We have heard learned counsel for the petitioners and learned

senior counsel for KDA and other learned counsel appearing for the

remaining respondents at considerable length and with their assistance

perused the entire materials placed on record.

Mr. Rahul Mishra, counsel for the petitioners, at the outset,

submitted that construction of an underground car parking facility in an

area which is reserved under the Master Plan as a park would violate

the provisions of Master Plan. In support of this contention, he placed

heavy reliance upon the judgment of this Court dated 12.9.2014 in PIL

No. 42083 of 2014. He vehemently submitted that the impugned

resolution is not only contrary to and in defiance of the judgment dated

12.9.2014, but going ahead with the proposal for construction of

underground parking facility, would also amount to flouting of the said

order of this Court. In support, he invited our attention to the

conclusion drawn in the judgment dated 12.9.2014, wherein it was held

that “an area reserved in the Master Plan as a park must be used as a

7

park and a terrace garden above an underground shopping complex is

no substitute for a park”, as held by the Supreme Court in M.I.
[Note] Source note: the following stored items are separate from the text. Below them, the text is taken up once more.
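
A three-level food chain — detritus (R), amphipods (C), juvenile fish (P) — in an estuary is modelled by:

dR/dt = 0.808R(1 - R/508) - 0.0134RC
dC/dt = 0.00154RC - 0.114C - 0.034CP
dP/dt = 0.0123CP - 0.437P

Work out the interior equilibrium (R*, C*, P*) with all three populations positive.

R* ≈ 209, C* ≈ 35.5, P* ≈ 6.1

From dP/dt = 0: 0.0123C* = 0.437, so C* = 35.5.
From dR/dt = 0: 0.808(1 - R*/508) = 0.0134·35.5, giving R* = 508·(1 - 0.589) = 209.
From dC/dt = 0: 0.00154·209 - 0.114 = 0.034P*, so P* = 0.207/0.034 = 6.1.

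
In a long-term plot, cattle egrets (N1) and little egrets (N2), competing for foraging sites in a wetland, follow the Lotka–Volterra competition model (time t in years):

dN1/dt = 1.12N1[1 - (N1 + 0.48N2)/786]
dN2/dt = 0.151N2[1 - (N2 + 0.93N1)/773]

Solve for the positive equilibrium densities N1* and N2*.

Setting both brackets to zero gives the nullclines N1 + 0.48N2 = 786 and 0.93N1 + N2 = 773.
Substituting N2 = 773 - 0.93N1 into the first: N1(1 - 0.48·0.93) = 786 - 0.48·773.
So N1* = 415/0.554 = 750, and then N2* = 773 - 0.93·750 = 75.9.

N1* ≈ 750, N2* ≈ 75.9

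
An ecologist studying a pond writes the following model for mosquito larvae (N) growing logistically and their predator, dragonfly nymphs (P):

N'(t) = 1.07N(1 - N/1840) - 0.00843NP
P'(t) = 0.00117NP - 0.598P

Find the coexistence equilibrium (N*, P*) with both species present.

From dP/dt = 0 with P > 0: 0.00117N* = 0.598, so N* = 511.
Substitute into dN/dt = 0: 1.07(1 - 511/1840) = 0.00843P*.
The bracket is 0.722, giving P* = 0.773/0.00843 = 91.7.

N* ≈ 511, P* ≈ 91.7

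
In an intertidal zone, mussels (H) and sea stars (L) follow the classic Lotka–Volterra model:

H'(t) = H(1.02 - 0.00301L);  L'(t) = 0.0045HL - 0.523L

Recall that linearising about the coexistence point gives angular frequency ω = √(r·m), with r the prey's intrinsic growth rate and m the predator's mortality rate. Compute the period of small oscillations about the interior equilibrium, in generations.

Here r = 1.02 and m = 0.523, so r·m = 0.533.
ω = √0.533 = 0.73 per generation, hence T = 2π/ω ≈ 8.6 generations.

T ≈ 8.6 generations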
Builders (supra). He submitted, in any case, the construction of an

underground facility for parking of 650 vehicles is not an amenity

associated with the use of the park itself. He then submitted that if the

underground parking lot is built then the park would no longer adhere

to the definition of park under clause (b) of Section 2 of the Parks Act,

1975, which provides for minimum 95% of area should be laid out as a

garden with trees, plants or flower beds or as a lawn or as a meadow

and maintained as a place for the resort of the public for recreation, air

or light. He then submitted that if underground car parking facility is

provided then in that portion of the park, above the parking lot, trees

cannot be planted apart from the fact that number of trees are likely to

be cut for construction of the underground parking facility. He

submitted, the park, which is of historical importance, cannot be

allowed to be destroyed by constructing an underground parking

facility, and thereby loosing its character as a park. Lastly, he

submitted that no survey as directed by this Court vide order dated

12.9.2014 and as observed by the Supreme Court made in M.I.

Builders (supra).

On the other hand, Mr. Shashi Nandan, learned senior counsel

for KDA, apart from reiterating what has been stated in their counter

affidavit, on instructions, submitted that for construction of

underground parking lot, KDA shall not cut a single tree. As a matter

8

of fact, he submitted that the area of 1.5 acres where KDA proposed to

construct underground parking lot, as on the date of decision, did not

have a single tree and even today, this portion does not have a single

tree. He further submitted that, in any case, KDA would construct the

underground parking facility in such a way that the surface (ground

level) of the park would not be disturbed nor any levels would be

created and that one would even not realize that there is an

underground parking lot beneath the park. He also submitted that KDA

shall use modern technology for providing exhaust facility without

causing any pollution in the park. In the course of arguments, he

submitted, as a matter of fact, as of today, the portion where KDA

propose to construct underground parking lot is vacant and is not used

for any purpose whatsoever. After construction of the underground

parking facility, KDA propose to develop a very attractive garden/park

over this portion. In support of this contention, he also invited our

attention to several paragraphs, few of which we have already made

reference, of the counter affidavit.

The principal question that falls for our consideration is whether

the construction of an underground parking in an area, which is

reserved under the Master Plan as a park, would violate the provisions

of the Master Plan, more particularly in the light of the judgment of

this Court dated 12.9.2014 in PIL No. 42083 of 2014. At this stage, it is

relevant to notice the question that was raised in the earlier PIL and the

liberty given by the Division Bench, while disposing of the said PIL.

9

The question was “whether construction of an underground shopping

complex in an area which is reserved under Master Plan as a park

would violate the provisions of Master Plan” and the liberty granted,

while disposing of the PIL, was to conduct a fresh survey on the likely

need for a car parking facility and after a due and proper enquiry and

survey, to conceive of a project involving the provision of a parking

facility as an amenity appurtenant to the park. Thus, the challenge in

the earlier PIL was to the proposed construction of an underground car

parking and a shopping complex of 150 shops in a portion of

Phoolbagh park at Kanpur. The Division Bench while dealing with the

question that fell for its consideration observed thus:

“...At this stage, it does not appear that any survey or

study was carried out before a decision was taken to

provide an underground shopping complex of 150

shops, on the impact of a shopping complex on the

existing state of traffic congestion in the area. The

presence of 150 shops is liable to attract a large number of

vehicles of persons who visit the shopping complex.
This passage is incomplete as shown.